Я поверил, что торжество близко. Со мной случалось столько необыкновенных поворотов судьбы, почему бы не случиться и этому? Мне, именно мне, суждено первому громко крикнуть на весь мир страшную и захватывающую правду!
Но… Но это было беспочвенное идеалистическое увлечение. Идеологическая надстройка не может измениться без изменения породившего её основания.
В последующие годы как реакция на отступление во внутренней политике в стране возник самиздат, то есть подпольная рукописная литература, издаваемая самими авторами, их поклонниками и единомышленниками. Я решительно отверг этот путь: моё дело — не поиски дешёвой известности и не мелочные уколы. Пока что должен молчать не только Толстой, но и Быстролётов — оба они гордые люди и с заднего хода к читателю не пойдут! Ничего!
Я хочу громко сказать своё слово только тогда, когда Сталина и его беззакония будут судить всенародным открытым судом, спешить мне некуда, я вечен и дам свидетельские показания из гроба и со страниц своих воспоминаний крикну правду. Поэтому немедленно принял меры к тому, чтобы в чужие руки мои записки не попали.
Но без критических замечаний автор обойтись не может, и я допустил исключение: стал давать все мои рукописи на прочтение партсекретарям и комсомольским вожакам во ВНИИМИ, а также узкому кругу заслуживающих доверия сотрудников, в основном членов партии. Я писал с гражданских, советских, партийных и патриотических позиций, и мои немногочисленные читатели так меня и поняли. Первым из читавших партсекретарей был уже упомянутый выше толстый умный одессит, сын крещёного в православие еврея, очень осторожный и большой «себе на уме».
— Вы отнимаете у меня ночи… Не могу оторваться… Ночью читаю, днём обдумываю и внутренне спорю с собой… Прекрасно! Как это сильно написано! Как это нужно! — шептал он в тёмном углу, пожимая мне руки.
Вторым из читавших партсекретарей был большой умница, честный и прямой человек, тоже полковник медицинской службы в отставке. Его уволили за пьянство. Он только крепко тряс руку и повторял:
— Благодарю за бессонные ночи. Вы научили меня читать по целой книге за ночь! Спасибо!
Третьим партсекретарем была пожилая женщина, молчаливая и осторожная. Она шептала, возвращая очередную книгу:
— Прочла с интересом. Полезное чтение. Продолжайте.
А комсомолки, блестя глазами и краснея от волнения, только молча жали руку: их чувства были написаны на их лицах.

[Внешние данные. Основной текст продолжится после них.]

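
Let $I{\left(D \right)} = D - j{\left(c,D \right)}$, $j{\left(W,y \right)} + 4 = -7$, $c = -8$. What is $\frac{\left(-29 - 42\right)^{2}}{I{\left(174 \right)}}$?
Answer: $\frac{5041}{185} \approx 27.249$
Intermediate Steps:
$j{\left(W,y \right)} = -11$ ($j{\left(W,y \right)} = -4 - 7 = -11$)
$I{\left(D \right)} = 11 + D$ ($I{\left(D \right)} = D - -11 = D + 11 = 11 + D$)
$\frac{\left(-29 - 42\right)^{2}}{I{\left(174 \right)}} = \frac{\left(-29 - 42\right)^{2}}{11 + 174} = \frac{\left(-71\right)^{2}}{185} = 5041 \cdot \frac{1}{185} = \frac{5041}{185}$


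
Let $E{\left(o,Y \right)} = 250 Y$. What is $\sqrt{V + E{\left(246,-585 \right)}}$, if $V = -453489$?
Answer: $i \sqrt{599739} \approx 774.43 i$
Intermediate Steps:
$\sqrt{V + E{\left(246,-585 \right)}} = \sqrt{-453489 + 250 \left(-585\right)} = \sqrt{-453489 - 146250} = \sqrt{-599739} = i \sqrt{599739}$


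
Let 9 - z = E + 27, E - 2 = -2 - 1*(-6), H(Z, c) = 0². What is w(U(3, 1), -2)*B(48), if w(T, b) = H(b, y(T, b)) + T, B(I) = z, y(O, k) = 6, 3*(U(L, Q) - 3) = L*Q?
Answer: -96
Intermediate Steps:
U(L, Q) = 3 + L*Q/3 (U(L, Q) = 3 + (L*Q)/3 = 3 + L*Q/3)
H(Z, c) = 0
E = 6 (E = 2 + (-2 - 1*(-6)) = 2 + (-2 + 6) = 2 + 4 = 6)
z = -24 (z = 9 - (6 + 27) = 9 - 1*33 = 9 - 33 = -24)
B(I) = -24
w(T, b) = T (w(T, b) = 0 + T = T)
w(U(3, 1), -2)*B(48) = (3 + (⅓)*3*1)*(-24) = (3 + 1)*(-24) = 4*(-24) = -96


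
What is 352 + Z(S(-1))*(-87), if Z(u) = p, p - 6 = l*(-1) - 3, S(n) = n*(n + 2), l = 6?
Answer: 613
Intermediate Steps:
S(n) = n*(2 + n)
p = -3 (p = 6 + (6*(-1) - 3) = 6 + (-6 - 3) = 6 - 9 = -3)
Z(u) = -3
352 + Z(S(-1))*(-87) = 352 - 3*(-87) = 352 + 261 = 613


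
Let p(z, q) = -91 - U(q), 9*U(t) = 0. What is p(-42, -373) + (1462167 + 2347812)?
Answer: 3809888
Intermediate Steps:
U(t) = 0 (U(t) = (1/9)*0 = 0)
p(z, q) = -91 (p(z, q) = -91 - 1*0 = -91 + 0 = -91)
p(-42, -373) + (1462167 + 2347812) = -91 + (1462167 + 2347812) = -91 + 3809979 = 3809888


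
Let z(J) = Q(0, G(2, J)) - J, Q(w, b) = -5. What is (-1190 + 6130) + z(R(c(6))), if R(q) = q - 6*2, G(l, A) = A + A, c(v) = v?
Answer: 4941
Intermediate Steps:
G(l, A) = 2*A
R(q) = -12 + q (R(q) = q - 1*12 = q - 12 = -12 + q)
z(J) = -5 - J
(-1190 + 6130) + z(R(c(6))) = (-1190 + 6130) + (-5 - (-12 + 6)) = 4940 + (-5 - 1*(-6)) = 4940 + (-5 + 6) = 4940 + 1 = 4941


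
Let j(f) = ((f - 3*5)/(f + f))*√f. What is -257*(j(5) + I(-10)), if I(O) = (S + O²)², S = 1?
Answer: -2621657 + 257*√5 ≈ -2.6211e+6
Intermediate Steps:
I(O) = (1 + O²)²
j(f) = (-15 + f)/(2*√f) (j(f) = ((f - 15)/((2*f)))*√f = ((-15 + f)*(1/(2*f)))*√f = ((-15 + f)/(2*f))*√f = (-15 + f)/(2*√f))
-257*(j(5) + I(-10)) = -257*((-15 + 5)/(2*√5) + (1 + (-10)²)²) = -257*((½)*(√5/5)*(-10) + (1 + 100)²) = -257*(-√5 + 101²) = -257*(-√5 + 10201) = -257*(10201 - √5) = -2621657 + 257*√5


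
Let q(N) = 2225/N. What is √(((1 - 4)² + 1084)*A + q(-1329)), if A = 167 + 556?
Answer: √1395749564574/1329 ≈ 888.95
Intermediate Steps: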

Ну как же автор в таких условиях может не чувствовать гордости и уверенности в себе, убеждения в том, что делает доброе и нужное дело?
«Надо спешить!» — повторяю я себе.
Первая книга воспоминаний, рассказывающая о допросах и суде, при всей моей восторженной доверчивости всё же мне самому показалась слишком резкой для данного времени, и я решил сначала дать редакциям менее острое блюдо — книги вторую, третью и десятую («Превращение», «Пучина» и «Человечность»), Но так как опыта у меня не было, а наступление — лучший способ обороны, то я отнёс их в Отдел литературы и идеологии ЦК КПСС. Оба новеньких тома приняли под расписку, держали меня очень долго без ответа, а 3 декабря 1962 года бывший работник редакции одного из московских журналов, некий товарищ Галанов, позвонил мне домой и сахарным голосом сообщил, что обе рукописи были прочтены с благодарностью и оставлены в архиве ЦК, а моя просьба сообщить, можно ли их отдать в редакцию журналов, не имеет под собой основания, ибо в СССР полная свобода печати, и решить, захотят ли редакции поместить мои воспоминания или нет, ЦК не может, так как это внутреннее дело самих редакций.